Kraemer, MOB explore orchestral origins with elan

By Hannah Edgar, Chicago Classical Review
February 28, 2017


With an all-Handel concert, Bach family-focused program, holiday extravaganza, and Mozart mass already under its belt this season, Music of the Baroque devoted Monday night’s concert to the history of an all-too-familiar innovation: the orchestra. 

In general terms, the “Harmony and Invention” program at the Harris Theater—led by principal guest conductor and harpsichordist Nicholas Kraemer—explored the rise of orchestral music as a genre expressive and dignified enough to rival opera, featuring works by Handel, Locke, Vivaldi, Rameau, Muffat, and Telemann.
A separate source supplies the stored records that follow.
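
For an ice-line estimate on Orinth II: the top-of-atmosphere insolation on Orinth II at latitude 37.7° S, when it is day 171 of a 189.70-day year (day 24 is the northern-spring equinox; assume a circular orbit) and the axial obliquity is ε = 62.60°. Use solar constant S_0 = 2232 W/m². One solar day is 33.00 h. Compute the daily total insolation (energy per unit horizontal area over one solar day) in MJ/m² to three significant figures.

Solar longitude: L_s = 360° × (171 − 24)/189.70 = 278.967°.
sin δ = sin 62.60° × sin 278.967° = -0.87697, so δ = -61.278°.
cos h₀ = −tan(-37.7°) tan(-61.278°) = -1.4104 ≤ −1 ⇒ polar day, h₀ = π.
Bracket: h₀ sin ϕ sin δ + cos ϕ cos δ sin h₀ = 3.1416×-0.61153×-0.87697 + 0.79122×0.48055×0.00000 = 1.684820 + 0.000000 = 1.684820.
Q̄ = (S_0/π) × [bracket] = (2232/π) × 1.684820 = 1197.0 W/m².
Daily total = Q̄ × 33.00 h × 3600 s/h = 1197.0 × 33.00 × 3600 / 10⁶ = 142.2 MJ/m².

142 MJ/m²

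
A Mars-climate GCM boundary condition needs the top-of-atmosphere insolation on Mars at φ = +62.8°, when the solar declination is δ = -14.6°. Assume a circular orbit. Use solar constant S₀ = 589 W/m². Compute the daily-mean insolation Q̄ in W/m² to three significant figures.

cos H₀ = −tan(+62.8°) tan(-14.600°) = 0.5068, H₀ = 1.0393 rad.
Bracket: H₀ sin φ sin δ + cos φ cos δ sin H₀ = 1.0393×0.88942×-0.25207 + 0.45710×0.96771×0.86204 = -0.233007 + 0.381315 = 0.148308.
Q̄ = (S₀/π) × [bracket] = (589/π) × 0.148308 = 27.81 W/m².

Q̄ ≈ 27.8 W/m²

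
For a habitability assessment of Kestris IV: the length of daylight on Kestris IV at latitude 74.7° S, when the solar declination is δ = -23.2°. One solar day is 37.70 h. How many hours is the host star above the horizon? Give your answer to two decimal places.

Sunrise equation: cos H₀ = −tan φ · tan δ = -1.5667 ≤ −1, so the host star never sets (polar day) and H₀ = π.
Daylight = 2H₀/(2π) × 37.70 h = (3.1416/π) × 37.70 = 37.70 h.

37.70 h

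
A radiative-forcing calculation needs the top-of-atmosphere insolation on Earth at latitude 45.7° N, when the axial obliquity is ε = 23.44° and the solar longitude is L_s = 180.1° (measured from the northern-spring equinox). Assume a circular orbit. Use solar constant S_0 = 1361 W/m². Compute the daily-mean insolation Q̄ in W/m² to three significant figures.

Q̄ ≈ 302 W/m²

Solar declination: sin δ = sin ε · sin L_s = sin 23.44° × sin 180.1° = -0.00069, so δ = -0.040°.
cos h₀ = −tan(+45.7°) tan(-0.040°) = 0.0007, h₀ = 1.5701 rad.
Bracket: h₀ sin ϕ sin δ + cos ϕ cos δ sin h₀ = 1.5701×0.71569×-0.00069 + 0.69842×1.00000×1.00000 = -0.000775 + 0.698420 = 0.697645.
Q̄ = (S_0/π) × [bracket] = (1361/π) × 0.697645 = 302.2 W/m².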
But more cogent, if subtle threads revealed themselves as the concert unfolded. For example, the program paired Matthew Locke’s incidental music from The Tempest with Vivaldi’s Violin Concerto in E-flat, similarly titled La tempesta di mare. Additionally, while music by Arcangelo Corelli himself was conspicuously missing, two works—Handel’s Concerto Grosso in D minor from his Op. 6 and Georg Muffat’s Passacaglia from Armonico Tributo No. 5—provided clear hat-tips to that most instrumentally minded of Baroque composers.

Though Music of the Baroque is not a period ensemble—its musicians play on modern instruments—the opening Handel concerto served as a reminder that the means matter less than the execution. The strings played the piece with idiomatic élan: the descending thirty-second-note figures ornamenting the opening theme were remarkably crisp, and the second-movement fugue compelling. Some of the concerto’s initial zestiness faded in subsequent movements, but this was more the fault of the piece’s dramatic arc than the ensemble’s consistently well-defined interpretation.

Locke’s The Tempest proved less, well, tempestuous than Vivaldi’s counterpart later in the program. No matter; the well-mannered suite was just another opportunity for Music of the Baroque to flaunt its dynamic and emotional contrast. Kraemer—who gave a brief introduction of the work, especially its evocative Curtain Tune—gracefully led from behind the harpsichord, finessing the melodic lines through his gestures and sensitive continuo accompaniment.

Concertmaster Gina DiBello took center stage for Vivaldi’s swirling La tempesta di mare, the undisputed high point of the first half. A familiar face in the CSO’s first violin section, DiBello flexed her solo chops with an interpretation that was at once energetic, intelligent, and bursting with personality.

She played the exterior Presto movements with biting verve, and the second-movement Largo with cadenza-like liberty and introspection. The ensemble matched her sensitivity with deference, backing off at the right moments to ensure DiBello could be heard in the vast venue. Assisted by a healthy dose of collective enthusiasm, the illusion worked; the concerto’s brilliant closing bars in particular—with flamboyant double-stopped arpeggios in the solo violin—conveyed the spirit and heft of a much larger orchestra, horns and all.

The subsequent Suite from Rameau’s Zaïs was a delightful addition to the program, most of all for its quirkiness. Intended to depict the creation of the universe from chaos, the daring and bizarre Overture opens with a muted bass drum solo, progressing through a series of modulations before returning to its native key.

Zaïs doesn’t merely tolerate dissonances—it embraces them, bringing grating tritones and tense minor seconds to the fore. The suite also brought the largest forces to the stage for the night: winds joined the strings onstage for the first time, and Kraemer ceded his post behind the harpsichord to resident keyboardist Stephen Alltop. Rameau’s suite provides myriad showcases for large ensemble, and Music of the Baroque did not disappoint; the violins and oboes especially impressed with their cohesive rapid-fire unison line in the fifth-movement “Entrée noble pour les Statues animées.”

Essentially a concerto grosso in its own right, Muffat’s Passacaglia borrows Corelli’s formula of a two-violin, one-cello concertino: the principal violins (here, DiBello and Sharon Polifrone) interact above accompaniment by the principal cello (Barbara Haffner). Though the Passacaglia is avowedly unvirtuosic, DiBello, Polifrone, and Haffner’s attuned interplay still brought out the musical interest of their respective parts.

Double reeds and percussion returned to the stage for Telemann’s Tafelmusik. As Kraemer noted, Telemann’s composition was intended as eighteenth-century muzak, offering a soundtrack to posh dinner soirées.

But elevator music this is not: the suite thrives on exquisite detail, most of all the sophisticated interplay between two distinct solo groups—two violins, cello, and harpsichord continuo contrasted with two oboes and a bassoon. The oboes are featured prominently throughout, and nowhere more demandingly than the final movement, marked “Furioso”; for the most part, oboists Anne Bach and Peggy Michel intrepidly rose to the occasion, save for a stumble on the final cutoff.